Cholera's Clock: Race, Illness, and Time in the Nineteenth-Century American Literary Imagination

Reilly, Bridget, English - Graduate School of Arts and Sciences, University of Virginia
Brickhouse, Anna, English, University of Virginia

This dissertation recovers an American literary history of cholera, exploring how the nineteenth-century epidemics impacted cultural constructions of race, illness, and time. Cholera more so than many diseases calls attention to questions of time. It struck bodies fast and drained them quickly. A young woman seemingly healthy at breakfast could have stomach cramps by noon. By four, completely dehydrated from an unstoppable cycle of diarrhea, her muscles could spasm and her skin wrinkle and darken. At eight she could be dead.

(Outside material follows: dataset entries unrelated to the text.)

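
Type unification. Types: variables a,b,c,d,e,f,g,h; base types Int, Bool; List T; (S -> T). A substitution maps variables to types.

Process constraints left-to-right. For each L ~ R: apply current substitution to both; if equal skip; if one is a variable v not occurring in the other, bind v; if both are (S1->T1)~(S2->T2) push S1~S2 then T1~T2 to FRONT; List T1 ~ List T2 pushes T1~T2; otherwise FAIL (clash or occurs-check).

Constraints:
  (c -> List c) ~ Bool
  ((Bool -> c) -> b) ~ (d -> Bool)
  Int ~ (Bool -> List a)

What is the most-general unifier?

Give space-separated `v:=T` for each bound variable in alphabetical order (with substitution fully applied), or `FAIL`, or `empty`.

step 1: unify (c -> List c) ~ Bool  [subst: {-} | 2 pending]
  clash: (c -> List c) vs Bool

Answer: FAIL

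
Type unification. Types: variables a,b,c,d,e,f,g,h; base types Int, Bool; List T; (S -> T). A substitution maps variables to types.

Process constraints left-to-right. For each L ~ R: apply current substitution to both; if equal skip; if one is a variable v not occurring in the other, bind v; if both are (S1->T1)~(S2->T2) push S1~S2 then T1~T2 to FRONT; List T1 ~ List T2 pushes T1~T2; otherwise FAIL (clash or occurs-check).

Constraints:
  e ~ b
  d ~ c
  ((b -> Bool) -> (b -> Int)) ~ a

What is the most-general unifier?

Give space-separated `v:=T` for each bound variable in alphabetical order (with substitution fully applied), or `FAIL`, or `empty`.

Answer: a:=((b -> Bool) -> (b -> Int)) d:=c e:=b

Derivation:
step 1: unify e ~ b  [subst: {-} | 2 pending]
  bind e := b
step 2: unify d ~ c  [subst: {e:=b} | 1 pending]
  bind d := c
step 3: unify ((b -> Bool) -> (b -> Int)) ~ a  [subst: {e:=b, d:=c} | 0 pending]
  bind a := ((b -> Bool) -> (b -> Int))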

Medical texts and news articles often depicted the disease as an agent of aging as well as an Orientalized plague called “Asiatic cholera” come to invade the West’s self-proclaimed modernity. Yet the “time of cholera” was not totally defined in oppressive terms. Literary formulations of cholera offer a particularly rich site of negotiation among competing ideas of time and, in turn, philosophical, legal, and scientific definitions of the human. The literature of cholera reveals the extent to which the disease disrupted fantasies of national and individual progress. Yet at the same time, racialized representations of the disease often re-imposed linear arrangements of time on bodies and geographies, separating the primordial from the modern, and the supposedly gross materiality of the body from the lofty intellect and spirit.

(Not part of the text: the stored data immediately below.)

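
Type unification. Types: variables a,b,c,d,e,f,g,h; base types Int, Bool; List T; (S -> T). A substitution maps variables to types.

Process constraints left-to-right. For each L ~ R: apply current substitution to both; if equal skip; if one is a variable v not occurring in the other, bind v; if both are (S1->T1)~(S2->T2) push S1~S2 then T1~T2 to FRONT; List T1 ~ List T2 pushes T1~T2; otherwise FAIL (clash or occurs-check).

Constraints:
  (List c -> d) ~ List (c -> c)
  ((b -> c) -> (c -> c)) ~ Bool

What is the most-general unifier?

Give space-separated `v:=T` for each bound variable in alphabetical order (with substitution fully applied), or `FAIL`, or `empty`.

step 1: unify (List c -> d) ~ List (c -> c)  [subst: {-} | 1 pending]
  clash: (List c -> d) vs List (c -> c)

Answer: FAIL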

A literary history of cholera necessarily exceeds national boundaries. The texts I study trace transmission from the auction blocks of New Orleans to the free streets of Kingston. They shuttle between Wall Street’s trading floors and Liverpool’s cotton warehouses, and they contemplate the temporal continuities of the Ganges, the Hudson, and the Mississippi. This cholera canon expands the scope of prior cultural studies of the disease, which have centered on European cities and Victorian literature. Following the lead of Michel Foucault, these studies have charted how the illness contributed to the cultivation of health by liberal governments. However, a different cholera narrative emerges when we consider how settler colonialism and enslavement have always been predicated on the death and destruction of certain lives. In the texts I attend to, “King Cholera,” a popular nickname of the disease, reenacts the sovereign right to kill rather than affirming the state’s responsibility to manage and maintain life. Placing the health humanities in conversation with recent studies of biopower in early America, my project illuminates: the intertwined temporal underpinnings of race and illness, the organizations and thefts of time on the plantation and in the nineteenth-century hospital, and the impact of epidemic on how bodies were defined, timed, and organized in the nineteenth-century US and beyond.